De manière obligatoire, avant l'enquête publique sur le projet de SCOT ou de PLU, le préfet est saisi pour avis sur la qualité de l'évaluation environnementale contenue dans le rapport de présentation et sur la prise en compte de l'environnement par le projet de document d'urbanisme (17). Il s'agit d'un avis simple. Il est formulé de manière séparée de l'avis de l'Etat prévu aux articles L. 122-8 (N° Lexbase : L9621G8T) et L. 123-9 (N° Lexbase : L2921DZ9), qui n'est pas limité aux seules préoccupations d'environnement.

La consultation obligatoire du préfet est effectuée trois mois au plus tard avant l'ouverture de l'enquête publique. Dans la pratique, lors de l'élaboration ou de la révision d'un SCOT ou d'un PLU soumis à cette procédure, le préfet sera saisi sur le document arrêté. Dans les cas particuliers où cette procédure est exigée à l'occasion d'une modification, d'une mise en compatibilité ou d'une révision simplifiée où ne se rencontre pas la phase d'arrêt du projet, l'avis de l'autorité environnementale requis à ce titre fera l'objet d'une demande d'avis particulière.

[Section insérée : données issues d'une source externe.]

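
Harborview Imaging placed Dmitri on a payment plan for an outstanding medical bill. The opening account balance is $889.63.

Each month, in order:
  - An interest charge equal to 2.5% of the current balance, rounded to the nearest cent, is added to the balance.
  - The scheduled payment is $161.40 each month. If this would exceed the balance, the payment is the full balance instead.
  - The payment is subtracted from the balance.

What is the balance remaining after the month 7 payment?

$0.00

# | Opening | Interest | Payment | End bal
1 | $889.63 | $22.24 | $161.40 | $750.47
2 | $750.47 | $18.76 | $161.40 | $607.83
3 | $607.83 | $15.20 | $161.40 | $461.63
4 | $461.63 | $11.54 | $161.40 | $311.77
5 | $311.77 | $7.79 | $161.40 | $158.16
6 | $158.16 | $3.95 | $161.40 | $0.71
7 | $0.71 | $0.02 | $0.73 | $0.00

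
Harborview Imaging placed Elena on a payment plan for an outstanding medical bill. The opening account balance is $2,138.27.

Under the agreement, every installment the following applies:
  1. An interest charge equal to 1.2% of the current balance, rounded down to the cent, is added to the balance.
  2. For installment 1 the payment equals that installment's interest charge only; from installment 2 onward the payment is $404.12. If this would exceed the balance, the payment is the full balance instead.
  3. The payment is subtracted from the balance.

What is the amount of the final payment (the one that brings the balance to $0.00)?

$202.37

# | Opening | Interest | Payment | End bal
1 | $2,138.27 | $25.65 | $25.65 | $2,138.27
2 | $2,138.27 | $25.65 | $404.12 | $1,759.80
3 | $1,759.80 | $21.11 | $404.12 | $1,376.79
4 | $1,376.79 | $16.52 | $404.12 | $989.19
5 | $989.19 | $11.87 | $404.12 | $596.94
6 | $596.94 | $7.16 | $404.12 | $199.98
7 | $199.98 | $2.39 | $202.37 | $0.00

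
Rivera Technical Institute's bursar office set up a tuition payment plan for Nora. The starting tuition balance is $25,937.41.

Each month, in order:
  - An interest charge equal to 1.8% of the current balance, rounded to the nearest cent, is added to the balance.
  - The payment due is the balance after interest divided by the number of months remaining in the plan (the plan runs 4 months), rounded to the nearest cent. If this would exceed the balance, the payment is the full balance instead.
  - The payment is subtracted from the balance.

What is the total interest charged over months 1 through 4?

Month 1: opening $25,937.41; interest $466.87 → $26,404.28; payment $6,601.07; balance $19,803.21
Month 2: opening $19,803.21; interest $356.46 → $20,159.67; payment $6,719.89; balance $13,439.78
Month 3: opening $13,439.78; interest $241.92 → $13,681.70; payment $6,840.85; balance $6,840.85
Month 4: opening $6,840.85; interest $123.14 → $6,963.99; payment $6,963.99; balance $0.00
Total interest: $466.87 + $356.46 + $241.92 + $123.14 = $1,188.39

$1,188.39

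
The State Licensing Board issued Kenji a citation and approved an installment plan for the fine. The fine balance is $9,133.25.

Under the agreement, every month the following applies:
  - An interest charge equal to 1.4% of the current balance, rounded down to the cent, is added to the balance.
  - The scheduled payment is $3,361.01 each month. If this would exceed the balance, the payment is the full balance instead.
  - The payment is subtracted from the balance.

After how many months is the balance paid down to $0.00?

3

# | Opening | Interest | Payment | End bal
1 | $9,133.25 | $127.86 | $3,361.01 | $5,900.10
2 | $5,900.10 | $82.60 | $3,361.01 | $2,621.69
3 | $2,621.69 | $36.70 | $2,658.39 | $0.00
Balance reaches $0.00 in month 3.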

L'avis est réputé favorable dans un délai de trois mois. Il est joint au dossier d'enquête publique. Il est préparé, sous l'autorité du préfet, par la direction régionale de l'environnement, en liaison avec les autres services de l'Etat compétents.

Christophe De Bernardinis
Maître de conférences à l'Université de Metz


(1) Loi n° 76-629 du 10 juillet 1976, relative à la protection de la nature (N° Lexbase : L4214HKB).
(2) Directive 2001/42/CE du Parlement européen et du Conseil du 27 juin 2001, relative à l'évaluation des incidences de certains plans et programmes sur l'environnement (N° Lexbase : L7717AUD).
(3) L'ordonnance n° 2004-489 du 3 juin 2004, portant transposition de la Directive 2001/42/CE du Parlement européen et du Conseil du 27 juin 2001 relative à l'évaluation des incidences de certains plans et programmes sur l'environnement (N° Lexbase : L2412DYY).
(4) Décret d'application n° 2005-608 du 27 mai 2005, relatif à l'évaluation des incidences des documents d'urbanisme sur l'environnement et modifiant le Code de l'urbanisme (N° Lexbase : L7661G8A).
(5) Circulaire UHC/PA2 n° 2006-16 du 6 mars 2006 relative à l'évaluation des incidences de certains documents d'urbanisme sur l'environnement (N° Lexbase : L5648HIZ).
(6) Loi n° 2000-1208 du 13 décembre 2000, relative à la solidarité et au renouvellement urbains (N° Lexbase : L9087ARY).
(7) Par exemple, un projet de PLU peut s'appuyer sur les études et les travaux réalisés à l'occasion d'un SCOT, d'un plan de prévention des risques naturels prévisibles, etc.
(8) Etude d'incidences sur un site Natura 2000 ou étude d'impact.
(9) L'article R. 121-14 du Code de l'urbanisme (N° Lexbase : L9607G8C) précise quels sont les PLU concernés.
(10) C. env., art. L. 414-4 (N° Lexbase : L4329HBX).
(11) C. urb., art. L. 123-6 (N° Lexbase : L1948DKD) ou L. 123-13 (N° Lexbase : L1945DKA).
(12) C. urb., art. L. 122-4 (N° Lexbase : L7599DKN).
(13) C. env., art. L. 414-4 précité.
(14) Il n'est cependant pas nécessaire de développer tous les partis d'aménagement différents. Seuls les projets effectivement envisagés doivent être expliqués.
(15) C. urb., art. L. 121-2 (N° Lexbase : L8128GT9).
(16) C. urb., art. L. 121-12, alinéa 2 (N° Lexbase : L2937DZS).
(17) C. urb., art. L. 121-12 précité, alinéa 1er, et art. R. 121-15 (N° Lexbase : L9608G8D).